The answer here is that the masses are different: the bound atom is less massive than the sum of its constituents by the (mass equivalent of the) binding energy, which is $13.6\rm\,eV$.
That's a tiny mass-energy, only a few parts per billion of hydrogen atomic mass.
I don't believe the difference in mass has been measured directly, and I don't expect that it will be anytime soon, because the methods for measuring the masses of charged and neutral particles are quite different.
In nuclear physics, where the energies involved are much larger, you can have mass differences which can be measured directly.
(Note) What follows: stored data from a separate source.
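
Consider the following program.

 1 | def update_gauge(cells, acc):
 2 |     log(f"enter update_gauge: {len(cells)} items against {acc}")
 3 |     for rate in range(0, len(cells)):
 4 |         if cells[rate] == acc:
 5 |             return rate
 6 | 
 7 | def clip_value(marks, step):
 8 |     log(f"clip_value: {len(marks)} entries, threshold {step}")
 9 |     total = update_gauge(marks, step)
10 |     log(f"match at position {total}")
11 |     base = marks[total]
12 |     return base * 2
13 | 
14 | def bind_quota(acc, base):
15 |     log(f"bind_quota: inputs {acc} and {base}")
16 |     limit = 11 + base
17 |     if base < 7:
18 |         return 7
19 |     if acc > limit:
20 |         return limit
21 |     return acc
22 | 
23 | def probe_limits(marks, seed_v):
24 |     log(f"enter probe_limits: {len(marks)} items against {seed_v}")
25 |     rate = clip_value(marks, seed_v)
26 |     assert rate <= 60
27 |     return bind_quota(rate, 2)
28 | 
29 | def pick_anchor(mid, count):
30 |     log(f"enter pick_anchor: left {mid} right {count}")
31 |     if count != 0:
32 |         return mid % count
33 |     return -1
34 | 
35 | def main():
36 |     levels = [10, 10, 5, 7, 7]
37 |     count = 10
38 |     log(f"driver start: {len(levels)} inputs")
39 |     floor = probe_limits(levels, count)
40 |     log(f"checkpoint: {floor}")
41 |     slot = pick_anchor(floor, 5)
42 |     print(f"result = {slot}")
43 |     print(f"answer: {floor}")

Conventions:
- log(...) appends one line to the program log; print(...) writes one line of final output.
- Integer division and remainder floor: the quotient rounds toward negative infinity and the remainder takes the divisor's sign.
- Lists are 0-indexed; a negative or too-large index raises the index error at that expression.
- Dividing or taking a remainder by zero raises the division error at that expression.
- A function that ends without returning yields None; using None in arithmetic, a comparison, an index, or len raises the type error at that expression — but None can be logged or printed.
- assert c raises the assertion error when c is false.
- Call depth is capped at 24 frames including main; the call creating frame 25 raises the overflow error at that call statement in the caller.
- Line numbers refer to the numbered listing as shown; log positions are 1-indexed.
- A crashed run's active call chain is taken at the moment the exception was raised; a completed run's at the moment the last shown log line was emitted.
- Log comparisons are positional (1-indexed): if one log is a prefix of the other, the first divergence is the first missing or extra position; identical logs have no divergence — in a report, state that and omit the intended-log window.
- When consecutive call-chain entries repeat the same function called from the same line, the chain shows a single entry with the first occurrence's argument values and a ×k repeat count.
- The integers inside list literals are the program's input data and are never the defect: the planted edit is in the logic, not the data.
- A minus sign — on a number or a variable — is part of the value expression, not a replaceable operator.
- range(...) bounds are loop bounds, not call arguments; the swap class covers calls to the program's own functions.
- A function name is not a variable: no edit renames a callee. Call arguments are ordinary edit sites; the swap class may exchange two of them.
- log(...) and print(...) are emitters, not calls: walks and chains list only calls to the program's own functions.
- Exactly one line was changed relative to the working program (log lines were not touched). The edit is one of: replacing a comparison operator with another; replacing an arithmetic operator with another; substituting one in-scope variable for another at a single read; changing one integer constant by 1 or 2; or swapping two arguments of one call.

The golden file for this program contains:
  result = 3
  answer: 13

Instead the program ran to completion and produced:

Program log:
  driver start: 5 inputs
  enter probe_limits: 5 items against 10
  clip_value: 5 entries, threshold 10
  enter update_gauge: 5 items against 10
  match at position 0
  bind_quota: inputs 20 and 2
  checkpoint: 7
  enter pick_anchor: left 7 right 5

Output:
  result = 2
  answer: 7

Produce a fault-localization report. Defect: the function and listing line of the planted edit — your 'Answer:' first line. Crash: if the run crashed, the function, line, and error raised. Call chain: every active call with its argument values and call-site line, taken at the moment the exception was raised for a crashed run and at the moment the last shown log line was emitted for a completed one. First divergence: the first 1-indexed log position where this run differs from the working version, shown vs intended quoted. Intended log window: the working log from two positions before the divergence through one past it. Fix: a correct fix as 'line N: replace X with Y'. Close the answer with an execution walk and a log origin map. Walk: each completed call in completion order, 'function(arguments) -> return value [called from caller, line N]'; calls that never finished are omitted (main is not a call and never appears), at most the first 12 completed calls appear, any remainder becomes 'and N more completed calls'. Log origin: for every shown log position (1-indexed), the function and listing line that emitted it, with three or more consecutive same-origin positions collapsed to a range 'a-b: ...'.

Answer: the defect is in bind_quota at line 17.
The tell: The log first diverges at position 7: the faulty run prints 'checkpoint: 7' where the working version prints 'checkpoint: 13'.
Call chain: main -> pick_anchor(7, 5) (called at line 41).
First divergence: position 7 — the shown line 'checkpoint: 7' should read 'checkpoint: 13'.
Intended log window:
  5: match at position 0
  6: bind_quota: inputs 20 and 2
  7: checkpoint: 13
  8: enter pick_anchor: left 13 right 5
Execution walk:
  update_gauge([10, 10, 5, 7, 7], 10) -> 0  [called from clip_value, line 9]
  clip_value([10, 10, 5, 7, 7], 10) -> 20  [called from probe_limits, line 25]
  bind_quota(20, 2) -> 7  [called from probe_limits, line 27]
  probe_limits([10, 10, 5, 7, 7], 10) -> 7  [called from main, line 39]
  pick_anchor(7, 5) -> 2  [called from main, line 41]
Log line origins:
  1 — main, line 38
  2 — probe_limits, line 24
  3 — clip_value, line 8
  4 — update_gauge, line 2
  5 — clip_value, line 10
  6 — bind_quota, line 15
  7 — main, line 40
  8 — pick_anchor, line 30
A correct fix: line 17: replace `base` with `acc`.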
For example, the binding energy of the deuterium nucleus is about 0.1% of its mass.
You can imagine separately measuring the neutron mass, proton mass, deuteron mass, and the energy of the photon released in $\rm np\to d\gamma$ to check this directly.
However, again because of electric charge, it turns out that there is (so far) no other comparably-precise measurement of the neutron mass, so the deuterium-formation experiment is currently effectively a neutron-mass measurement.
(Note that the binding energy of the deuterium atom is still about $13.6\rm\,eV$; it's different from the hydrogen binding energy starting in the fourth or fifth significant figure, because the nuclear mass makes a little bit of a difference.)